Brumal Quest marks Kona's 15th in his long
line-up of SP maps for Quake 1 and 2, but this
one separates itself from the rest of the pack
with its theme - snowy medieval. An intriguing
style indeed, and it works great, but it would've
gone better with darker ambient lighting.
Layout is reminiscent of Satyr - routing begins
at the outermost rim, flowing inwards, crisscrossing
at points, but generally upwards to teleport
to the second map. The second map is a one-two
punch - enter a fortress, then exit and leave
(entry and exit both meet with opposition as
expected). Architecture is excellent, and complex
at that - lots of attention to detail. The proof
is in the wall and floor-ceiling designs sprinkled
around, as well as in the varied textures. Surprisingly
consistent with each other considering how many
there are, so layers don't appear odd as they
might in other styles. Mostly wood and stone
variants that at first seem to provide a completely
new style, but on closer examination is somewhat
medieval.
Variation continues in the gameplay, which
likes to have the upper edge - many enemies
spawn in after a button push or after key targets
are eliminated.

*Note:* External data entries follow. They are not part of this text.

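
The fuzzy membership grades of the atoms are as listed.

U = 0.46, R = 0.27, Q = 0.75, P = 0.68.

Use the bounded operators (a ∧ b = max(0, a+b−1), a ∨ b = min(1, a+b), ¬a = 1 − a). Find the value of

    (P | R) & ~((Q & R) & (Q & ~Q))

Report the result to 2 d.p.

P | R = min(1, a+b) on (0.68, 0.27) = 0.95
Q & R = max(0, a+b−1) on (0.75, 0.27) = 0.02
~Q = 1 − 0.75 = 0.25
Q & ~Q = max(0, a+b−1) on (0.75, 0.25) = 0.00
(Q & R) & (Q & ~Q) = max(0, a+b−1) on (0.02, 0.00) = 0.00
~((Q & R) & (Q & ~Q)) = 1 − 0.00 = 1.00
(P | R) & ~((Q & R) & (Q & ~Q)) = max(0, a+b−1) on (0.95, 1.00) = 0.95

0.95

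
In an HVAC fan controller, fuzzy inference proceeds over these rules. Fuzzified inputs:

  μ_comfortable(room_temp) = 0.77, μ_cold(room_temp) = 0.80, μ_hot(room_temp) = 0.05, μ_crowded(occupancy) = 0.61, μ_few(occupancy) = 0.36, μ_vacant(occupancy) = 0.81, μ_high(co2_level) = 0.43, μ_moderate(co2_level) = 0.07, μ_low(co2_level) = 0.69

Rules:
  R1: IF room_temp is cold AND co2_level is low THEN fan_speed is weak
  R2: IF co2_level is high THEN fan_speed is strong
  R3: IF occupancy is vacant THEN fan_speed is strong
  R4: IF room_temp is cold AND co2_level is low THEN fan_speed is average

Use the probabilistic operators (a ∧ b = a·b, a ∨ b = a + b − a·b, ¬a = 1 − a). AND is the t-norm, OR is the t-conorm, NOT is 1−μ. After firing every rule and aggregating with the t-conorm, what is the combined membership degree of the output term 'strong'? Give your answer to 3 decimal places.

0.892

R1: cold=0.80, low=0.69; AND[a·b] → w = 0.5520
R2: high=0.43 → w = 0.4300
R3: vacant=0.81 → w = 0.8100
R4: cold=0.80, low=0.69; AND[a·b] → w = 0.5520
Rules with consequent 'strong': {R2, R3} → strengths 0.4300, 0.8100
Aggregate via t-conorm [a + b − a·b]: 0.8917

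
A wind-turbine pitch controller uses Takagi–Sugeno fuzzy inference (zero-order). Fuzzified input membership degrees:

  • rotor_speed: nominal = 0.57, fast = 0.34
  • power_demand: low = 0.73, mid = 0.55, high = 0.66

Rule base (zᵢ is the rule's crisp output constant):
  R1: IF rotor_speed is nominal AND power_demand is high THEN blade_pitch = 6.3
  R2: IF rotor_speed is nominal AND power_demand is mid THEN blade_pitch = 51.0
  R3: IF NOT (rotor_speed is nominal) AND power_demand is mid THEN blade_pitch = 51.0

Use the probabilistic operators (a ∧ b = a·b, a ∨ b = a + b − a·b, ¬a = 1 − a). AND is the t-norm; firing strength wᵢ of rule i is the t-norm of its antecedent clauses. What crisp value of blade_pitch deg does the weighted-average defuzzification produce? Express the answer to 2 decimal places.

R1 (z=6.3): nominal=0.57, high=0.66; AND[a·b] → w = 0.3762
R2 (z=51.0): nominal=0.57, mid=0.55; AND[a·b] → w = 0.3135
R3 (z=51.0): ¬nominal=1−0.57=0.43, mid=0.55; AND[a·b] → w = 0.2365
Weighted average = (0.3762·6.3 + 0.3135·51.0 + 0.2365·51.0) / (0.3762 + 0.3135 + 0.2365)
  = 30.4201 / 0.9262 = 32.84

32.84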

And the enemies themselves are
a varied lot with their new snowy skins (one
exception: shambler), plus a breed of modified
"fiends" (gremlins?) without the normal
rapaciousness. Unfortunately this breed doesn't
seem to have any combat strengths - or if it
does, it's not appropriately used. There's a
bit more faulty enemy placement with a few shamblers
and certain ogres, but overall combat strives
for fairness. Health is quite competitive compared
to the amount of fighting, but ammo tends to
be more generous. Combat is definitely challenging
but not quite intriguing - there's lack of progression,
and no one particular fight stands out. No set-pieces
except in the second map. And a rather rude
closing battle - it opens you up to attack from
multiple angles way too abruptly without a good
aversion method.
The combat isn't all that compelling and the
ambient lighting a bit bright for Quakey purposes
(at least on idgamma/GLQuake), but Brumal Quest
packs good, tough action into some highly impressive,
snowy architecture. Very nice overall.